Hall writes her first drafts in longhand and outlines to save time, because she also works a full time job. “I must know where I’m going so that I get there in time. I like having a roadmap, but that doesn’t mean that I won’t go in a different direction. Here I am creating the story, and I am as surprised as the reader.”

Early on, she decided on an island for a setting. “I did some research and found that there are islands scattered around the Sea of Cortez. Perfect! Mictlan is the underworld of Aztec mythology. Those who go there die, according to the myth.”

This story has no hero. The main character, Miriam Macy, is no Detective Lou Norton. She was made to be unlikable and to do unkind things.

“That was a big change for me,” Hall says. “Even though I gave Lou vulnerabilities, she was never evil or mean or worthy of being whisked away to an island and tortured. Another difference in my series, there was someone to solve the crime. In THEY ALL FALL DOWN, there is no one to stop what’s happening, and that’s probably the biggest difference in terms of structure.”

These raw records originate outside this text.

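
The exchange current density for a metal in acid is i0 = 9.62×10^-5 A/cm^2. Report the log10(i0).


i0 = 9.62×10^-5 A/cm^2
log10(i0) = -4.017

-4.017


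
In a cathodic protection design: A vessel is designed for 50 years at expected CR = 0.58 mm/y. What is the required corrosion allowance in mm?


Corrosion allowance = CR × design life
CA = 0.58 * 50 = 29.0 mm

29.0 mm


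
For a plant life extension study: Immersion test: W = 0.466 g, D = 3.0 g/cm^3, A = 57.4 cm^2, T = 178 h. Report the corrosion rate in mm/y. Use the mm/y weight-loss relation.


Apply the mm/y weight-loss relation: CR = 87600 * W / (D * A * T)
Numerator: 87600 * 0.466 = 40821.6
Denominator: 3.0 * 57.4 * 178 = 30651.6
CR = 40821.6 / 30651.6 = 1.33179 mm/y

1.33179 mm/y


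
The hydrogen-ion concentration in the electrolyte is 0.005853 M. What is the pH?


pH = −log10[H+]
pH = −log10(0.005853) = 2.23

2.23


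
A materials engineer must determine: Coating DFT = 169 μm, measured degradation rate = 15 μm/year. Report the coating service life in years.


Service life = thickness / degradation rate
Life = 169 / 15 = 11.3 years

11.3 years


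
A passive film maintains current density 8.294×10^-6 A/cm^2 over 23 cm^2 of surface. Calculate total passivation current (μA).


I = i_pass * A, then convert A → μA (×10^6)
I = 8.294×10^-6 * 23 * 10^6 = 190.76 μA

190.76 μA


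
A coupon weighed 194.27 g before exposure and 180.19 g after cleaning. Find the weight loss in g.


Weight loss = initial − final
WL = 194.27 − 180.19 = 14.08 g

14.08 g


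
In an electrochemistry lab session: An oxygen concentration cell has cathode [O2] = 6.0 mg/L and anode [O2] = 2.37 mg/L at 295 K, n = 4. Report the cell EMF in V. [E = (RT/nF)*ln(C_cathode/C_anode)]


Apply the Nernst concentration-cell relation: E = (RT/nF)*ln(C_cathode/C_anode)
RT/nF = 8.314*295/(4*96485) = 0.00635495 V
ln(6.0/2.37) = 0.92887
E = 0.00635495 * 0.92887 = 0.0059 V

0.0059 V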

Miriam’s voice is unique and came instinctively to Hall. “As someone suffering from the sin of envy, Miriam had to be a braggart. She had to be jealous, self-absorbed, and perceptive. I watched reality television shows and listened to how the characters talk—because on these reality TV shows, they are characters. Also, Miriam is creative and her day job was to write aspirational copy for a secondhand designer clothes company like The RealReal. I delved into that world and studied how those catalog writers described clothes as experiences. Writing Miriam was fun, because she is pretty perceptive and smart, and in some ways, she is very much me.”

Hall writes not just to entertain, but to get some things off her chest. “Since I was writing about sin and punishment, I wanted to bring up issues we experience today. I also wanted my characters to represent America, to suffer from what’s happening now.”

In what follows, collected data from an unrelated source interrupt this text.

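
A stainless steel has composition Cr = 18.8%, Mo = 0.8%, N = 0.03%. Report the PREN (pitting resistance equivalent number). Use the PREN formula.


Apply the PREN formula: PREN = Cr + 3.3*Mo + 16*N
PREN = 18.8 + 3.3*0.8 + 16*0.03
PREN = 18.8 + 2.64 + 0.48 = 21.92

21.92


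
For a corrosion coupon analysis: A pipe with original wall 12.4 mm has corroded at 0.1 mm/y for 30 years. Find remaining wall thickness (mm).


Remaining wall = original − CR × time
t = 12.4 − 0.1*30 = 12.4 − 3.0 = 9.4 mm

9.4 mm


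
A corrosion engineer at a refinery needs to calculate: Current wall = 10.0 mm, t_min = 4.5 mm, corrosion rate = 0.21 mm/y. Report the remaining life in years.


Apply the remaining-life relation: RL = (t_current − t_min) / CR
RL = (10.0 − 4.5) / 0.21 = 5.5 / 0.21 = 26.2 years

26.2 years


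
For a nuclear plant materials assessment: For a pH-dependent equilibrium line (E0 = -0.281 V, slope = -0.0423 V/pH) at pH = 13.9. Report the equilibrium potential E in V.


Apply the Pourbaix line equation: E = E0 + slope*pH
E = -0.281 + (-0.0423)*13.9 = -0.281 + (-0.58797) = -0.86897 V
Rounded to 3 decimal places: E = -0.869 V

-0.869 V


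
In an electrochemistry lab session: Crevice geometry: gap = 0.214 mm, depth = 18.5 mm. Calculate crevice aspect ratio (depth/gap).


Aspect ratio = depth / gap
Ratio = 18.5 / 0.214 = 86.4

86.4


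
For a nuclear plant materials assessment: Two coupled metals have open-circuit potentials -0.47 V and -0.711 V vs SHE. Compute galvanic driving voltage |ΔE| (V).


Driving voltage is the absolute potential difference.
|ΔE| = |-0.47 − (-0.711)| = 0.241 V

0.241 V


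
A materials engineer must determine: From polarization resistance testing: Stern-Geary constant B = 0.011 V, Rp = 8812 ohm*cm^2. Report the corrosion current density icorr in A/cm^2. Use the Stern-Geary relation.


Apply the Stern-Geary relation: icorr = B / Rp
icorr = 0.011 / 8812 = 1.248×10^-6 A/cm^2

1.248×10^-6 A/cm^2


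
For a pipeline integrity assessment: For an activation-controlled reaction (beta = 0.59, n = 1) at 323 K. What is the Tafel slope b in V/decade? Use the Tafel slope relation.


Apply the Tafel slope relation: b = 2.303*R*T/(beta*n*F)
Numerator: 2.303 * 8.314 * 323 = 6184.53
Denominator: 0.59 * 1 * 96485 = 56926.15
b = 6184.53 / 56926.15 = 0.109 V/decade

0.109 V/decade


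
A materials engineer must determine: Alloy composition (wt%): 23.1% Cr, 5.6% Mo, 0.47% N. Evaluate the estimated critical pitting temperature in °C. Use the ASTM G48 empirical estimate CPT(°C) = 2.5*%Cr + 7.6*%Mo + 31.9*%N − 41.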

Hall believes locked room mysteries remain popular “because we live them every day. They are driven by the fear of the other. This fear, especially in close settings, makes people want to do horrible things to each other,” she says. “I always thought about that episode of Twilight Zone, ‘The Monsters Are Due on Maple Street,’ where people in a tiny all-American neighborhood think they’re being invaded and start to suspect each other of awful things. The monsters do come—and the monsters are the neighbors.”

*****

Rachel Howzell Hall writes the acclaimed Lou Norton series, including Land of Shadows, Skies of Ash, Trail of Echoes, and City of Saviors, and is also the co-author of The Good Sister with James Patterson, which was included in the New York Times bestseller The Family Lawyer. She is on the board of directors for Mystery Writers of America, and lives in Los Angeles.